Orchestration (LangGraph):
LangGraph was chosen over linear chains due to its support for cyclic graphs and persistent state. This capability is essential for implementing the iterative negotiation workflow where agents must remember previous rejections to improve future proposals.

Benefits

The main advantage of this project is the reliability gained by decoupling reasoning from calculation. By using a neuro-symbolic approach, TravelGraph ensures that financial and logistical constraints are enforced by rigid code, eliminating the risk of costly hallucinations.
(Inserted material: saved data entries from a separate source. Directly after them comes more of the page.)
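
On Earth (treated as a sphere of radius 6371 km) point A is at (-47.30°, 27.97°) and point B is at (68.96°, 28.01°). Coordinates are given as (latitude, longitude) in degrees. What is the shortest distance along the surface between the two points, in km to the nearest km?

Let φ₁ = -0.8255 rad, φ₂ = 1.2036 rad, and Δλ = 0.0007 rad.
cos c = sin φ₁ sin φ₂ + cos φ₁ cos φ₂ cos Δλ = (-0.7349)(0.9333) + (0.6782)(0.3590)(1.0000) = -0.44245,
so c = arccos(-0.44245) = 2.02912 rad.
Distance = R·c = 6371 × 2.0291 ≈ 12928 km.

12928 km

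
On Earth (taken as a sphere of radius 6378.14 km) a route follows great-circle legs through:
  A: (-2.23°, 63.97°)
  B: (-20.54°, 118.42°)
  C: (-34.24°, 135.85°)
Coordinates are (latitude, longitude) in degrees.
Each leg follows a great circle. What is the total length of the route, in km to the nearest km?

8540 km

Leg A→B: central angle 0.9792 rad, distance 6245.4 km.
Leg B→C: central angle 0.3597 rad, distance 2294.2 km.
Total: 6245.4 + 2294.2 ≈ 8540 km.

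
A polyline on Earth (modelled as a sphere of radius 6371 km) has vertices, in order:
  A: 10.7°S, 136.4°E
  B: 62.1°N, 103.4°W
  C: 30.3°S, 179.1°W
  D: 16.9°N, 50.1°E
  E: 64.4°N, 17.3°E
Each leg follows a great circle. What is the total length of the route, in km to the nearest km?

Leg A→B: central angle 1.9773 rad, distance 12597.2 km.
Leg B→C: central angle 1.9242 rad, distance 12259.1 km.
Leg C→D: central angle 2.3274 rad, distance 14827.9 km.
Leg D→E: central angle 0.9151 rad, distance 5830.4 km.
Total: 12597.2 + 12259.1 + 14827.9 + 5830.4 ≈ 45515 km.

45515 km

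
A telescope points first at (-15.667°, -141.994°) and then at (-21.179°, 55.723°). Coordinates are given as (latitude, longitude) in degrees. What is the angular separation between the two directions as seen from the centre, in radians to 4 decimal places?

In radians: φ₁ = -0.2734, φ₂ = -0.3696, Δλ = -162.283° = -2.8324 rad.
Haversine: a = sin²(Δφ/2) + cos φ₁ cos φ₂ sin²(Δλ/2) = 0.0023 + (0.9628)(0.9325)(0.9763) = 0.87883.
Central angle c = 2·arcsin(√a) = 2.43053 rad.
So the angular separation is 2.4305 rad.

2.4305 rad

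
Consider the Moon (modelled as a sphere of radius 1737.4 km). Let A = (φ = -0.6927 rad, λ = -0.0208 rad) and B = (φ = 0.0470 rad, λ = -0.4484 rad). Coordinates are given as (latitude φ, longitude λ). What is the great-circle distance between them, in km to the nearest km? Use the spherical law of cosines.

1455 km

Let φ₁ = -0.6927 rad, φ₂ = 0.0470 rad, and Δλ = -0.4276 rad.
cos c = sin φ₁ sin φ₂ + cos φ₁ cos φ₂ cos Δλ = (-0.6386)(0.0470) + (0.7695)(0.9989)(0.9100) = 0.66946,
so c = arccos(0.66946) = 0.83731 rad.
Distance = R·c = 1737.4 × 0.8373 ≈ 1455 km.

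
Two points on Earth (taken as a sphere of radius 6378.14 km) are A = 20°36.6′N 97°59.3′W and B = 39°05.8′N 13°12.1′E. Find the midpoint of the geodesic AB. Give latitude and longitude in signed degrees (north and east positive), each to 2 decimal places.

45.18°, -50.16°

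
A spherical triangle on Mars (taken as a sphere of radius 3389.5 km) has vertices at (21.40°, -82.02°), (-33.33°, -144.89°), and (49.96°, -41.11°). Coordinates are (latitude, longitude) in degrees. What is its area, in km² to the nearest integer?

Side lengths (central angles): a = 2.1516, b = 0.7495, c = 1.4159 rad; semiperimeter s = 2.1585.
By l'Huilier's theorem, tan(E/4) = √[tan(s/2) tan((s−a)/2) tan((s−b)/2) tan((s−c)/2)], giving spherical excess E = 0.1849 rad.
Area = E·R² = 0.1849 × (3389.5)² ≈ 2124681 km².

2124681 km²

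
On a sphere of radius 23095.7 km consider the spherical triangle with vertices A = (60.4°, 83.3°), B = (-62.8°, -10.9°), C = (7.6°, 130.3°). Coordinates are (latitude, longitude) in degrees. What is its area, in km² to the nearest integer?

Side lengths (central angles): a = 2.0609, b = 1.1053, c = 2.4814 rad; semiperimeter s = 2.8238.
By l'Huilier's theorem, tan(E/4) = √[tan(s/2) tan((s−a)/2) tan((s−b)/2) tan((s−c)/2)], giving spherical excess E = 2.4654 rad.
Area = E·R² = 2.4654 × (23095.7)² ≈ 1315083411 km².

1315083411 km²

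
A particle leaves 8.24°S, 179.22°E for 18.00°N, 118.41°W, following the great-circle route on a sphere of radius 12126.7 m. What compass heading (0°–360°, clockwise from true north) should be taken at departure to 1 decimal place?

With φ₁ = -0.1438, φ₂ = 0.3142, Δλ = 1.0886 rad, the forward-azimuth formula gives
θ = atan2( sin Δλ cos φ₂ , cos φ₁ sin φ₂ − sin φ₁ cos φ₂ cos Δλ ) = atan2(0.8426, 0.3690) = 66.35°.
So the initial bearing is 66.3°.

66.3°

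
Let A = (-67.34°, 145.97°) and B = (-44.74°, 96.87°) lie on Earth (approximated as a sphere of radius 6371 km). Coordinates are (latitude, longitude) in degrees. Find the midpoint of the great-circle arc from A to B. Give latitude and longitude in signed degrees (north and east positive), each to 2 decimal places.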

The integration of Tavily ensures that all data is real-time, preventing LLMs from recommending closed businesses or outdated prices. Furthermore, the Human-in-the-Loop architecture provides a safety net, ensuring the system never gets stuck in an infinite loop without user oversight. The Streamlit UI wraps this complexity in a user-friendly, universal-theme interface that makes the internal negotiation transparent and engaging.

Future Improvements

While the current implementation provides a robust framework for travel negotiation, several avenues for improvement remain. Integrating the Google Maps API would provide precise travel time calculations rather than the current proxy logic. Expanding the toolset to include flight search APIs (like Amadeus or Skyscanner) would turn this into a full-stack travel booking agent. Additionally, deploying the application to Streamlit Cloud with a persistent database would allow users to save and share their negotiated itineraries. Finally, fine-tuning a smaller Llama 3 model specifically for JSON extraction could further reduce latency and API costs.

Conclusion

This project showcases the potential of LangGraph and Neuro-Symbolic AI to transform how we build autonomous agents. By acknowledging LLMs' limitations and supporting them with deterministic code and human oversight, TravelGraph delivers a planning experience that is both creative and trustworthy. The adoption of a cyclic graph architecture enabled sophisticated self-correction behaviours that linear chains cannot match. Ultimately, this work provides a practical blueprint for engineers looking to build agents that must operate within the strict constraints of the real world.